The school I'd attend if I could is the Joe Kubert School in Dover, NJ. They offer an animation and comic art program. They are an accredited "trade school" such that you'd be eligible to apply for financial assistance, if needed. Check them out on the web:

Also, the latest issue of DRAW! magazine (published by Twomorrows and available thru your local comic book store or from their website) provides a list and overview of schools.

God bless,
Well, I would prefer going to an art college in Michigan, because I live here in Saginaw... But I am looking at all these schools, and considering every one of them -- and thanks for the suggestion!
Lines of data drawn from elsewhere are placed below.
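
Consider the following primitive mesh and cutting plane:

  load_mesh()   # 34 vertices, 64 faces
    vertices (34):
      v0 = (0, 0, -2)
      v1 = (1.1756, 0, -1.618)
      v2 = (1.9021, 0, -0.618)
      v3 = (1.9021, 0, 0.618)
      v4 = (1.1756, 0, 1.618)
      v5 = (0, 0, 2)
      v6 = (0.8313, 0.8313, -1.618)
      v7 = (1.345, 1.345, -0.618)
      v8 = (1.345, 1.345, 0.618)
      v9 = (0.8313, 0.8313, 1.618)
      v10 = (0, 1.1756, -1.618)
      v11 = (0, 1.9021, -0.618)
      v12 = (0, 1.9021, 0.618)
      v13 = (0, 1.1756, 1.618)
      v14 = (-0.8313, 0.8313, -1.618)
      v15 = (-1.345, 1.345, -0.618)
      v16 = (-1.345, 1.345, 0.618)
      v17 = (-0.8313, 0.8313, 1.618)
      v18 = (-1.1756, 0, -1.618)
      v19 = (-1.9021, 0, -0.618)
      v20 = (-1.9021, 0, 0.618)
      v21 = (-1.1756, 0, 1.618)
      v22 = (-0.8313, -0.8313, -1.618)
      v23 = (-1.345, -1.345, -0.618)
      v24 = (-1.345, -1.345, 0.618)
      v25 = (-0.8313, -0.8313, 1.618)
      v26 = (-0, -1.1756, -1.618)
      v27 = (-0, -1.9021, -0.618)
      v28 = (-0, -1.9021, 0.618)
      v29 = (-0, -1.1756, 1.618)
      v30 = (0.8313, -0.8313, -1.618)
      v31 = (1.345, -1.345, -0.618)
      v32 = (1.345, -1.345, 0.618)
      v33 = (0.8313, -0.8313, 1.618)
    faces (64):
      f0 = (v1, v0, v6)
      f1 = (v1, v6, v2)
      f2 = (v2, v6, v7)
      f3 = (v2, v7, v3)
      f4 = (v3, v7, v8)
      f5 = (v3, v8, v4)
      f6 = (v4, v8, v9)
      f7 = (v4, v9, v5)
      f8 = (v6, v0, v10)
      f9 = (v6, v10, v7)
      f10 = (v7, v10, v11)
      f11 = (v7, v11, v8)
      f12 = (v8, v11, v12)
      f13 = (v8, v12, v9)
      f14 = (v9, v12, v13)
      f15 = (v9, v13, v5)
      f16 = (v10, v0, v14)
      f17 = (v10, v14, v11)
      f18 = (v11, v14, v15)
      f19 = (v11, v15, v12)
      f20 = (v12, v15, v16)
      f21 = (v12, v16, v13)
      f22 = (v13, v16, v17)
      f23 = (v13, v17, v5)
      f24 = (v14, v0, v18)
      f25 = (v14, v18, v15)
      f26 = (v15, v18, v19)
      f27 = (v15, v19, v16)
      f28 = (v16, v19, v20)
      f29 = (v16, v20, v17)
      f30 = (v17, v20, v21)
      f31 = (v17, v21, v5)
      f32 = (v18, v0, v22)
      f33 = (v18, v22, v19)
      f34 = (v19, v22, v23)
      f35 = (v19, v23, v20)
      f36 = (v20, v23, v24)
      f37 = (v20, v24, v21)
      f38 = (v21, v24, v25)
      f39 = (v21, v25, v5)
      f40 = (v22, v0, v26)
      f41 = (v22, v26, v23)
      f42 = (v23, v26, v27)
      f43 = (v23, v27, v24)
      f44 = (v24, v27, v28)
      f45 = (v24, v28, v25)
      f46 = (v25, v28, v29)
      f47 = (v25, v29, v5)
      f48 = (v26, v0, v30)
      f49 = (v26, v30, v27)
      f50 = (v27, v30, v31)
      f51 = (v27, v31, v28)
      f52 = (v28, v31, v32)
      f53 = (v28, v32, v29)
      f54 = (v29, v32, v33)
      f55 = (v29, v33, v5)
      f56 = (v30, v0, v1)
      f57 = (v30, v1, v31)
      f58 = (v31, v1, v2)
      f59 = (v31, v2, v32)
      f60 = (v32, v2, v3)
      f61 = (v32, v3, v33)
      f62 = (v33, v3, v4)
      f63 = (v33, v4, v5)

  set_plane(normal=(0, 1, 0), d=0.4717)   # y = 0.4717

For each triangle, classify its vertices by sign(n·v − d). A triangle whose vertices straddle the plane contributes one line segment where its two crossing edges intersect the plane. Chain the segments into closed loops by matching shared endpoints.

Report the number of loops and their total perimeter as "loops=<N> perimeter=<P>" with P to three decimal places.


loops=1 perimeter=11.459

Straddling triangles (20 of 64):
  (v1,v0,v6) [--+] → (0.4717, 0.4717, -1.78324)–(0.980236, 0.4717, -1.618)  len=0.5347
  (v1,v6,v2) [-+-] → (0.980236, 0.4717, -1.618)–(1.2945, 0.4717, -1.18542)  len=0.5347
  (v2,v6,v7) [-++] → (1.2945, 0.4717, -1.18542)–(1.70672, 0.4717, -0.618)  len=0.7014
  (v2,v7,v3) [-+-] → (1.70672, 0.4717, -0.618)–(1.70672, 0.4717, 0.184527)  len=0.8025
  (v3,v7,v8) [-++] → (1.70672, 0.4717, 0.184527)–(1.70672, 0.4717, 0.618)  len=0.4335
  (v3,v8,v4) [-+-] → (1.70672, 0.4717, 0.618)–(1.23501, 0.4717, 1.26729)  len=0.8026
  (v4,v8,v9) [-++] → (1.23501, 0.4717, 1.26729)–(0.980236, 0.4717, 1.618)  len=0.4335
  (v4,v9,v5) [-+-] → (0.980236, 0.4717, 1.618)–(0.4717, 0.4717, 1.78324)  len=0.5347
  (v6,v0,v10) [+-+] → (0.4717, 0.4717, -1.78324)–(0, 0.4717, -1.84673)  len=0.4760
  (v9,v13,v5) [++-] → (0, 0.4717, 1.84673)–(0.4717, 0.4717, 1.78324)  len=0.4760
  (v10,v0,v14) [+-+] → (0, 0.4717, -1.84673)–(-0.4717, 0.4717, -1.78324)  len=0.4760
  (v13,v17,v5) [++-] → (-0.4717, 0.4717, 1.78324)–(0, 0.4717, 1.84673)  len=0.4760
  (v14,v0,v18) [+--] → (-0.4717, 0.4717, -1.78324)–(-0.980236, 0.4717, -1.618)  len=0.5347
  (v14,v18,v15) [+-+] → (-0.980236, 0.4717, -1.618)–(-1.23501, 0.4717, -1.26729)  len=0.4335
  (v15,v18,v19) [+--] → (-1.23501, 0.4717, -1.26729)–(-1.70672, 0.4717, -0.618)  len=0.8026
  (v15,v19,v16) [+-+] → (-1.70672, 0.4717, -0.618)–(-1.70672, 0.4717, -0.184527)  len=0.4335
  (v16,v19,v20) [+--] → (-1.70672, 0.4717, -0.184527)–(-1.70672, 0.4717, 0.618)  len=0.8025
  (v16,v20,v17) [+-+] → (-1.70672, 0.4717, 0.618)–(-1.2945, 0.4717, 1.18542)  len=0.7014
  (v17,v20,v21) [+--] → (-1.2945, 0.4717, 1.18542)–(-0.980236, 0.4717, 1.618)  len=0.5347
  (v17,v21,v5) [+--] → (-0.980236, 0.4717, 1.618)–(-0.4717, 0.4717, 1.78324)  len=0.5347

Chained into 1 loop(s):
  loop 1: 20 segments, perimeter = 11.4588
Total perimeter = 11.459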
One thing I do have to say about that school I found interesting was the way they promoted themselves as more of a comic college... Very interesting.
Oh and don't forget the old standby...
Cal Arts. They had Glen Keane teach there, and just look at who's left there before (
details to who they are here):

Man, I was mainly interested in that school because Craig McCracken came from they... (And he played a large role in in Cartoon Network history) But if you look at who some of those guys in the above image are... Wow!
Thanks for all the advice everyone, I think I've got my head screwed on straight -- for the time being at least! Right now, I'm not worried about becoming an animator... The bigger goal at hand is to become a better artist, period. After I do so, if animation is still a thought, I'll have to read up on it and then get the different program's to help prepare me for art college. And I'll worry about choosing a college when that time comes. (But still, thanks for all the great suggestions everyone!) But that is all obviously a long ways from now... For now, I'm going to draw like there's no tomorrow and pray I get better and better with every growing second. That is going to be a particularly hard challenge with regular school now in play.

Again, thanks for all the encouraging replies everyone! This is actually my first time using the forums... Glad to see it works... lol Hopefully I can get some brain-juice flowing and post some drawings here on the CCAS ASAP.